This new god game has an actual Thanos snap button

Are you there, God? It’s me, Mul Nephum of the Odoar kingdom. I really hope you’re listening. It’s been wild down here. If the eternal war between dwarves and elves wasn’t bad enough, we’ve got zombies down south and tornadoes to the east. I’m pretty sure the humans were all done in years ago by that superheated laser from the sky. Maybe it was the killer snowmen. Tuesdays, am I right? All I know is I’m glad I was out of town when the bowling ball meteors came.

(Image credit: Super WorldBox)

WorldBox is a hell of a god game, and probably because my plague-ridden, eternally lava-flooded world is worse than any hell these poor dwarves and elves can imagine. It’s a heavily customizable sandbox meant for mucking around and watching what happens, in the lineage of ancient god games like Populous. Though you can witness countless kingdoms and villages break ground, and even more kings rise to power and subsequently bite the dust, WorldBox doesn’t reach the storytelling heights of more focused games like Crusader Kings 3. That said, Crusader Kings never let you give birth to a genocidal swarm of nanobots. I think.

WorldBox starts you off with a randomly generated yet re-customizable map. Most basic flora are plentiful, and perhaps a few bugs roam around. But every single man, animal, ore deposit, and river is dropped by you. It’s very much a garden of Eden, plus or minus a volcano.

(Image credit: Super WorldBox)

My tenure as god began with a modest realm. Dwarves to the northeast, littered among the craggy mountains, while elves took the western regions. Humans made do with a smaller stretch of land to the south. 

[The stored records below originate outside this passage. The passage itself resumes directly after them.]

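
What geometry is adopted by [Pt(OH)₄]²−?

Each hydroxide is −1; balancing the −2 overall charge requires Pt(II).
Platinum is a group-10 element; Pt(II) is therefore d⁸.
With 4 monodentate ligands the coordination number is 4.
A 5d d⁸ ion has a large crystal-field splitting; square planar leaves the high-energy d_{x²−y²} orbital empty and maximises CFSE.

square planar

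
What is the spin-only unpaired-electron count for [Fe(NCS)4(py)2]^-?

Summing ligand charges against the −1 overall charge gives an oxidation state of +3 for iron.
Group 8 minus oxidation state 3 gives a d⁵ configuration.
The spin state decides the count: Isothiocyanate is a weak-field ligand for a first-row metal, so the complex is high-spin.
An octahedral high-spin d⁵ ion is t₂g³e_g², giving 5 unpaired electrons.

5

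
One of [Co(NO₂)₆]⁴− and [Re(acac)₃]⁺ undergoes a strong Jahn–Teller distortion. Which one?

[Co(NO₂)₆]⁴−: Each nitro (N-bound nitrite) is −1; balancing the −4 overall charge requires Co(II). Cobalt is a group-9 element; Co(II) is therefore d⁷. Nitro (N-bound nitrite) is a strong-field ligand (high in the spectrochemical series) for a first-row metal, so the complex is low-spin. The t₂g⁶e_g¹ (low-spin) configuration has an unevenly filled e_g set; the Jahn–Teller theorem predicts a tetragonal distortion (typically axial elongation) to lift the degeneracy.
[Re(acac)₃]⁺: Each acetylacetonate is −1; balancing the +1 overall charge requires Re(IV). Group 7 minus oxidation state 4 gives a d³ configuration. The d³ configuration leaves the e_g set evenly filled (or empty) — no strong Jahn–Teller driving force.

[Co(NO₂)₆]⁴−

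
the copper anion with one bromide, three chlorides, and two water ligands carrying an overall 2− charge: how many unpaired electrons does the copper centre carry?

1

Ligand charges: each bromide is −1; each chloride is −1; water is neutral. With an overall charge of −2 the copper centre must be in the +2 oxidation state.
Cu sits in group 11, so the d-electron count is 11 − 2 = 9.
In an octahedral field the d⁹ configuration is t₂g⁶e_g³ (only one arrangement possible), giving 1 unpaired electron.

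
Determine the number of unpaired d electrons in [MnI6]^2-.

3

Summing ligand charges against the −2 overall charge gives an oxidation state of +4 for manganese.
Group 7 minus oxidation state 4 gives a d³ configuration.
In an octahedral field the d³ configuration is t₂g³e_g⁰ (only one arrangement possible), giving 3 unpaired electrons.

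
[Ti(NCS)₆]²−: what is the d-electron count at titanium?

Summing ligand charges against the −2 overall charge gives an oxidation state of +4 for titanium.
Ti sits in group 4, so the d-electron count is 4 − 4 = 0.

d0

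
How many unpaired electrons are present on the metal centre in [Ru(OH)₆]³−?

1

Each hydroxide is −1; balancing the −3 overall charge requires Ru(III).
Ru sits in group 8, so the d-electron count is 8 − 3 = 5.
The spin state decides the count: a 4d ion has a large Δₒ and is invariably low-spin.
An octahedral low-spin d⁵ ion is t₂g⁵e_g⁰, giving 1 unpaired electron.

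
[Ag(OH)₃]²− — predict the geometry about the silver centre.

Ligand charges: each hydroxide is −1. With an overall charge of −2 the silver centre must be in the +1 oxidation state.
Group 11 minus oxidation state 1 gives a d¹⁰ configuration.
Coordination number: 3.
Three ligands around a d¹⁰ centre minimise repulsion in a trigonal-planar arrangement.

trigonal planar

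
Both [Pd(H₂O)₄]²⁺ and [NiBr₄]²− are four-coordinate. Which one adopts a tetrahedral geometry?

[NiBr₄]²−

For [Pd(H₂O)₄]²⁺: Water is neutral; balancing the +2 overall charge requires Pd(II). Pd sits in group 10, so the d-electron count is 10 − 2 = 8. A 4d d⁸ ion has a large crystal-field splitting; square planar leaves the high-energy d_{x²−y²} orbital empty and maximises CFSE. → square planar.
For [NiBr₄]²−: Each bromide is −1; balancing the −2 overall charge requires Ni(II). Group 10 minus oxidation state 2 gives a d⁸ configuration. Bromide is a weak-field ligand. With weak-field ligands the CFSE gain from square planar is small, so a 3d d⁸ ion takes the sterically preferred tetrahedral geometry. → tetrahedral.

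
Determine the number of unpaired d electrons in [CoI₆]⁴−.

Ligand charges: each iodide is −1. With an overall charge of −4 the cobalt centre must be in the +2 oxidation state.
Co sits in group 9, so the d-electron count is 9 − 2 = 7.
The spin state decides the count: Iodide is a weak-field ligand for a first-row metal, so the complex is high-spin.
An octahedral high-spin d⁷ ion is t₂g⁵e_g², giving 3 unpaired electrons.

3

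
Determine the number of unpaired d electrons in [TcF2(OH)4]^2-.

3

Ligand charges: each fluoride is −1; each hydroxide is −1. With an overall charge of −2 the technetium centre must be in the +4 oxidation state.
Technetium is a group-7 element; Tc(IV) is therefore d³.
In an octahedral field the d³ configuration is t₂g³e_g⁰ (only one arrangement possible), giving 3 unpaired electrons.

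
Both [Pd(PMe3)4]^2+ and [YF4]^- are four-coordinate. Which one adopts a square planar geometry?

[Pd(PMe3)4]^2+

For [Pd(PMe3)4]^2+: Ligand charges: trimethylphosphine is neutral. With an overall charge of +2 the palladium centre must be in the +2 oxidation state. Pd sits in group 10, so the d-electron count is 10 − 2 = 8. A 4d d⁸ ion has a large crystal-field splitting; square planar leaves the high-energy d_{x²−y²} orbital empty and maximises CFSE. → square planar.
For [YF4]^-: Summing ligand charges against the −1 overall charge gives an oxidation state of +3 for yttrium. Y sits in group 3, so the d-electron count is 3 − 3 = 0. A d⁰ ion has no crystal-field stabilisation preference between square planar and tetrahedral, so four ligands adopt the sterically favoured tetrahedral geometry. → tetrahedral.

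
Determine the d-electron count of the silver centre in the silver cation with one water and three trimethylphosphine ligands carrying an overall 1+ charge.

Summing ligand charges against the +1 overall charge gives an oxidation state of +1 for silver.
Group 11 minus oxidation state 1 gives a d¹⁰ configuration.

d¹⁰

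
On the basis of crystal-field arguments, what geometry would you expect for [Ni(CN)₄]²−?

Each cyanide is −1; balancing the −2 overall charge requires Ni(II).
Nickel is a group-10 element; Ni(II) is therefore d⁸.
With 4 monodentate ligands the coordination number is 4.
Cyanide is a strong-field ligand (high in the spectrochemical series).
A 3d d⁸ ion with strong-field ligands gains enough CFSE to favour square planar over tetrahedral.

square planar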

WorldBox’s landscaping tools are a treat. I can give the dwarves a mountainous seawall, protecting them from anything directly south of their peninsula. The map generator also gives the humans a massive land bridge stretching from one region to another, a rare lifeline between nations separated largely by water. A small band of orcs have also made the southwest islands their home, though they appear dramatically outnumbered by the neighboring elven kingdom.

(Image credit: Super WorldBox)

As a patient god, I’m content to sit back, crank up WorldBox’s timelapse speed, and watch small camps grow into larger cities over a hundred years or so. Then I step away for a bite to eat and find that the humans have been eradicated in the chaos between dwarves and elves, with the fairer race subsuming humanity’s land into its own.